Mientras las lágrimas nublaban mi vista, escuché un suave crujir de hojas. La respiración se me cortó en un instante, y la angustia se transformó en un ligero temblor de nerviosismo. Al alzar la vista, vi una figura poco familiar acercándose, sus pasos cautelosos como si temiera perturbar la quietud del lugar... Sus cabellos oscuros brillaban como el ébano bajo la luz del sol, y sus ojos, de un profundo azul, reflejaban la curiosidad que sentía.

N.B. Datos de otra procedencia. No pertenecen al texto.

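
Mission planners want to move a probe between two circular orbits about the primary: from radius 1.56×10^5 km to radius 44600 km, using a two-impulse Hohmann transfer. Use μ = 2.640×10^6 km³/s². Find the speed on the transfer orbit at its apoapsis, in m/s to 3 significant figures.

Semi-major axis of the transfer orbit: a_t = (1.560×10^5 + 44600)/2 = 1.003×10^5 km.
At apoapsis, r = 1.560×10^5 km.
Vis-viva: v = √[μ(2/r − 1/a_t)] = √[2.640×10^6 × (2/1.560×10^5 − 1/1.003×10^5)] = 2.743 km/s.

v = 2740 m/s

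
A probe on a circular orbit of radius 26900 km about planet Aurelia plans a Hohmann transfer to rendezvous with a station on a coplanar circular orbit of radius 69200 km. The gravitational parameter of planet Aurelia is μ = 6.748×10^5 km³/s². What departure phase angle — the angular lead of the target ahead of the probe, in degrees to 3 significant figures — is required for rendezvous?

φ = 75.9°

The Hohmann ellipse has a_t = (r₁ + r₂)/2 = 48050 km.
Transfer time t = π√(a_t³/μ) = 40281 s.
Target angular speed ω₂ = √(μ/r₂³) = 4.5126×10^-5 rad/s.
Angle swept by the target during transfer: ω₂·t = 1.8177 rad = 104.1°.
Arrival is 180° from departure on the ellipse, so φ = 180° − 104.1° = 75.9°.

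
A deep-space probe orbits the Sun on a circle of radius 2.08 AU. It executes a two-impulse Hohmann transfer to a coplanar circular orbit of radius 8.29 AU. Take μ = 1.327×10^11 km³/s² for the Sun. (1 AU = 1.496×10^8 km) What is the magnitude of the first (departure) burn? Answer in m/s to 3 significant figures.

In km: r₁ = 2.08 × 1.496×10^8 = 3.11168×10^8 km; r₂ = 8.29 × 1.496×10^8 = 1.240184×10^9 km.
Semi-major axis of the transfer orbit: a_t = (3.11168×10^8 + 1.240184×10^9)/2 = 7.75676×10^8 km.
Circular speed at r = 3.11168×10^8 km: v_c = √(μ/r) = 20.651 km/s.
Vis-viva on the transfer ellipse at r = 3.11168×10^8 km gives v_t = √[μ(2/r − 1/a_t)] = 26.112 km/s.
Δv₁ = |v_t − v_c| = |26.112 − 20.651| = 5.461 km/s.

Δv₁ = 5460 m/s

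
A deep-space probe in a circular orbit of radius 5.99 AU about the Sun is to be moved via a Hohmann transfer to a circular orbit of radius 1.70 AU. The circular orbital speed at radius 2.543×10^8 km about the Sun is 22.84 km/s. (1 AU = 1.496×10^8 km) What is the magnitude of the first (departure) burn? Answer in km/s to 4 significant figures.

From the circular-orbit relation v² = μ/r at r = 2.543×10^8 km: μ = v²r = (22.84)² × 2.543×10^8 = 1.32660×10^11 km³/s².
In km: r₁ = 5.99 × 1.496×10^8 = 8.96104×10^8 km; r₂ = 1.70 × 1.496×10^8 = 2.5432×10^8 km.
Transfer-ellipse semi-major axis a_t = (r₁ + r₂)/2 = (8.96104×10^8 + 2.5432×10^8)/2 = 5.75212×10^8 km.
Circular speed at r = 8.96104×10^8 km: v_c = √(μ/r) = 12.167 km/s.
Transfer-orbit speed at the same r (vis-viva, a = a_t): v_t = √[μ(2/r − 1/a_t)] = 8.0903 km/s.
Δv₁ = |v_t − v_c| = |8.0903 − 12.167| = 4.077 km/s.

Δv₁ = 4.077 km/s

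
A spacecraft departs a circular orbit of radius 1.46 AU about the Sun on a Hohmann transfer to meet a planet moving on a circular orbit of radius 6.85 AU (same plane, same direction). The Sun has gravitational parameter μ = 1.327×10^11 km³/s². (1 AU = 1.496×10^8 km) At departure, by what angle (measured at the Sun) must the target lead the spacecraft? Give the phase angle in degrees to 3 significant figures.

In km: r₁ = 1.46 × 1.496×10^8 = 2.18416×10^8 km; r₂ = 6.85 × 1.496×10^8 = 1.02476×10^9 km.
Transfer-ellipse semi-major axis a_t = (r₁ + r₂)/2 = (2.18416×10^8 + 1.02476×10^9)/2 = 6.21588×10^8 km.
The half-period of the transfer ellipse is t = π√(a_t³/μ) = 1.3365×10^8 s.
The target's mean motion on its circular orbit is ω₂ = √(μ/r₂³) = 1.1105×10^-8 rad/s.
Angle swept by the target during transfer: ω₂·t = 1.484 rad = 85.03°.
The spacecraft traverses 180° on the transfer ellipse, so the target must lead by 180° − 85.03° = 95.0°.

φ = 95.0°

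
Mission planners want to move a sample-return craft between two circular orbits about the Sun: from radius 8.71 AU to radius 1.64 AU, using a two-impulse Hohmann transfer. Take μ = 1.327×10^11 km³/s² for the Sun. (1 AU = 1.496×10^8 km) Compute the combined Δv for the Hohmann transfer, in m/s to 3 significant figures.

Δv = 11300 m/s

In km: r₁ = 8.71 × 1.496×10^8 = 1.303016×10^9 km; r₂ = 1.64 × 1.496×10^8 = 2.45344×10^8 km.
The Hohmann ellipse has a_t = (r₁ + r₂)/2 = 7.7418×10^8 km.
At r₁ the circular-orbit speed is v₁ = √(μ/r₁) = 10.092 km/s.
Transfer-orbit speed at r₁ (vis-viva equation): v_a = √[μ(2/r₁ − 1/a_t)] = 5.6810 km/s.
First burn Δv₁ = |v_a − v₁| = 4.411 km/s.
Circular speed at r₂: v₂ = √(μ/r₂) = 23.257 km/s.
Transfer-orbit speed at r₂: v_p = √[μ(2/r₂ − 1/a_t)] = 30.172 km/s.
Second burn Δv₂ = |v₂ − v_p| = 6.915 km/s.
Total Δv = Δv₁ + Δv₂ = 11.33 km/s.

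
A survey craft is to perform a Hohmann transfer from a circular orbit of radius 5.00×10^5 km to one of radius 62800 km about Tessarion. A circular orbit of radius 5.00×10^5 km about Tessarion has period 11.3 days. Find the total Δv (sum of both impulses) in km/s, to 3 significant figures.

Δv = 4.72 km/s

From Kepler's third law T² = 4π²r³/μ at r = 5.00×10^5 km, T = 11.3 days = 11.3 × 86400 s = 9.7632×10^5 s: μ = 4π²r³/T² = 5.17709×10^6 km³/s².
The Hohmann ellipse has a_t = (r₁ + r₂)/2 = 2.814×10^5 km.
At r₁ the circular-orbit speed is v₁ = √(μ/r₁) = 3.218 km/s.
Transfer-orbit speed at r₁ (vis-viva): v_a = √[μ(2/r₁ − 1/a_t)] = 1.520 km/s.
First burn Δv₁ = |v_a − v₁| = 1.698 km/s.
At r₂, v₂ = √(μ/r₂) = 9.07952 km/s.
Transfer-orbit speed at r₂: v_p = √[μ(2/r₂ − 1/a_t)] = 12.1028 km/s.
Second burn Δv₂ = |v₂ − v_p| = 3.023 km/s.
Total Δv = Δv₁ + Δv₂ = 4.721 km/s.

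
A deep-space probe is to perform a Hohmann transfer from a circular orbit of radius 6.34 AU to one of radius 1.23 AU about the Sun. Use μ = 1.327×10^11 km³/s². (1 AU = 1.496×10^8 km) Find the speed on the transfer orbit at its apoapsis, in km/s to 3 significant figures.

v = 6.74 km/s

In km: r₁ = 6.34 × 1.496×10^8 = 9.48464×10^8 km; r₂ = 1.23 × 1.496×10^8 = 1.84008×10^8 km.
Transfer-ellipse semi-major axis a_t = (r₁ + r₂)/2 = (9.48464×10^8 + 1.84008×10^8)/2 = 5.66236×10^8 km.
The apoapsis of the transfer ellipse is at r = 9.48464×10^8 km.
Vis-viva: v = √[μ(2/r − 1/a_t)] = √[1.327×10^11 × (2/9.48464×10^8 − 1/5.66236×10^8)] = 6.743 km/s.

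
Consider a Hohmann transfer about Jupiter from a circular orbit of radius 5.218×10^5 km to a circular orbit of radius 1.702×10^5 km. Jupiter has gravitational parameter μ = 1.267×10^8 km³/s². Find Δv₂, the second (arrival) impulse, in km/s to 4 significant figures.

Transfer-ellipse semi-major axis a_t = (r₁ + r₂)/2 = (5.218×10^5 + 1.702×10^5)/2 = 3.460×10^5 km.
On the circular orbit at r = 1.702×10^5 km, v_c = √(μ/r) = 27.284 km/s.
Vis-viva on the transfer ellipse at r = 1.702×10^5 km gives v_t = √[μ(2/r − 1/a_t)] = 33.506 km/s.
Δv₂ = |v_t − v_c| = |33.506 − 27.284| = 6.222 km/s.

Δv₂ = 6.222 km/s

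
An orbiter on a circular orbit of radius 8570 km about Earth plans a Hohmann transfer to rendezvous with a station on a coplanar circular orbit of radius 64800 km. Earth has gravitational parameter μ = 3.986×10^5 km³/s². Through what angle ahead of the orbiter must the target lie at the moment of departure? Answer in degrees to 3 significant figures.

φ = 103°

Transfer-ellipse semi-major axis a_t = (r₁ + r₂)/2 = (8570 + 64800)/2 = 36685 km.
The half-period of the transfer ellipse is t = π√(a_t³/μ) = 34963 s.
Target angular speed ω₂ = √(μ/r₂³) = 3.8274×10^-5 rad/s.
Angle swept by the target during transfer: ω₂·t = 1.3382 rad = 76.67°.
The orbiter traverses 180° on the transfer ellipse, so the target must lead by 180° − 76.67° = 103°.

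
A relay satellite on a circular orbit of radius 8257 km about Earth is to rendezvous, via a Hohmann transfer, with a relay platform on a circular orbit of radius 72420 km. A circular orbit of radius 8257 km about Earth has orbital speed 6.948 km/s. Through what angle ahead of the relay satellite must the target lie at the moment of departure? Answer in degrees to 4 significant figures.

φ = 105.2°

From the circular-orbit relation v² = μ/r at r = 8257 km: μ = v²r = (6.948)² × 8257 = 3.98604×10^5 km³/s².
Semi-major axis of the transfer orbit: a_t = (8257 + 72420)/2 = 40338.5 km.
Transfer time t = π√(a_t³/μ) = 40310 s.
Target angular speed ω₂ = √(μ/r₂³) = 3.240×10^-5 rad/s.
Angle swept by the target during transfer: ω₂·t = 1.306 rad = 74.83°.
The relay satellite traverses 180° on the transfer ellipse, so the target must lead by 180° − 74.83° = 105.2°.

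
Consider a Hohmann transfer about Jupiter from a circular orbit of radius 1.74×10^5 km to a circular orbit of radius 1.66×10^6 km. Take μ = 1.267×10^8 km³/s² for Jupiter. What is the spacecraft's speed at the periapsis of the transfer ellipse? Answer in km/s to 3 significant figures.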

—Hey...— Su voz era un susurro, tan suave que casi se perdía entre el murmullo del agua, una voz dulce e infantil. Se detuvo a unos pasos, observándome con una mezcla de preocupación y timidez. La distancia entre nosotros parecía estar cargada de un entendimiento silencioso; como si supiera que, aunque el mundo a nuestro alrededor se sumía en la indiferencia, nosotros compartíamos un lazo invisible. —¿Por qué lloras?— Su pregunta era simple, pero su tono estaba impregnado de una dulzura que me hizo sentir cálido.

Me quedé en silencio por un momento, permitiendo que mi respiración entrecortada se calmara. Sentía las lágrimas aún calientes sobre mis mejillas, trazando líneas de humedad en mi rostro. Él parecía un ángel, uno de aquellos tallados en la piedra que adornaban la iglesia, pero en carne y hueso.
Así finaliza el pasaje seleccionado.